Jim Sebra: And I’d like to add that for the fourth quarter, as we sit here today, if you use a 50% renewal rate for lease expirations, 85% of that 50% has already renewed, and they renewed at an average 5% rent increase. So that gives you a good idea of how we see the fourth quarter finishing out.
Anthony Powell: Got it. And I think you mentioned that one of your data providers is predicting I mean like 2.4% market rent growth next year. I mean do you think that’s, I guess, reasonable given everything that’s going on? I mean, I would say that the market would probably be pretty excited about that growth just given views around what Sunbelt Supply is going to do as sort of the compounding effect of it keeps increasing. So I mean, just from your perspective, I mean do you think that 2.4% is reasonable. And when you’re looking to set your guidance early next year, I mean, are you mainly looking at some of the third-party data providers? Or is it more of a sort of ground up, look, each of your properties put out a forecast and you build that into your guidance?
Jim Sebra: So a long question. So let’s break that into pieces. So in terms of our budgeting and forecasting process, it’s very much a ground-up process with each one of our communities kind of having input into kind of what they think rents could grow by in terms of renewal and new leases. As we can always say that our data providers certainly provide data, and we use multiple ones. The one I quoted was CoStar is kind of at 2.4%. I think it’s probably certainly reasonable given what the data and how their economists have predicted. But obviously, 2024 is still very much unknown and we’re all evaluating kind of what the effects of new supply will continue to have across – certainly us as well as our markets.
Anthony Powell: Okay. Thank you.
Operator: We’ll go next to Wes Golladay at Baird.
Wes Golladay: Hey. Good morning, guys. As you look to next year for the value add program, I think you mentioned you’re still going to get those high teens returns. Do you expect the same amount of projects next year?
Scott Schaeffer: Yes. Our target next year will be for 2,500 to 3,000 units for next year.

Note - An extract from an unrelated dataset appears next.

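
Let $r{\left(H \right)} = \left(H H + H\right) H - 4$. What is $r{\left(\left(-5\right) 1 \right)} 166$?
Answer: $-17264$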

Wes Golladay: Okay. Fantastic. And then you mentioned operational efficiencies rolling out next year. How should we think about expense growth compared to this year? Is there any one-time items that will be hard to comp next year or easy comps? And how will these efficiencies benefit you next year?
Scott Schaeffer: Yes. Good question. We’re obviously not giving any color yet on 2024 expenses. We’re still through the budgeting process. I would think that one of the big areas that we’ll – we expect to see some further progress on is bad debt. I realize that’s not necessarily an expense is a negative to the revenue line. But that’s a key area that Mike and Janice and team expect to see some progress on as we roll out these new technology tools. So I think we’re very much still open on 2024, and we’ll be prepared to kind of talk about it more in February when we give our guidance for 2024.
Wes Golladay: Got it. And if I could squeeze one more in. Let me just – commentary on other calls where the concessions were so low or so high that some people are moving from B to A assets. Are you seeing that in any of your markets where maybe a year from now when they can’t afford A rent, they come back, just trying to get a feel for the dynamic in some of these markets.
Janice Richards: I think in this – this is Janice. I think in the three markets that we mentioned, where we’ve seen that increased supply during a low seasonality, which is Atlanta and Dallas and Nashville. We’ve seen a sum of that, but we still see that our B assets are outperforming our A assets holistically.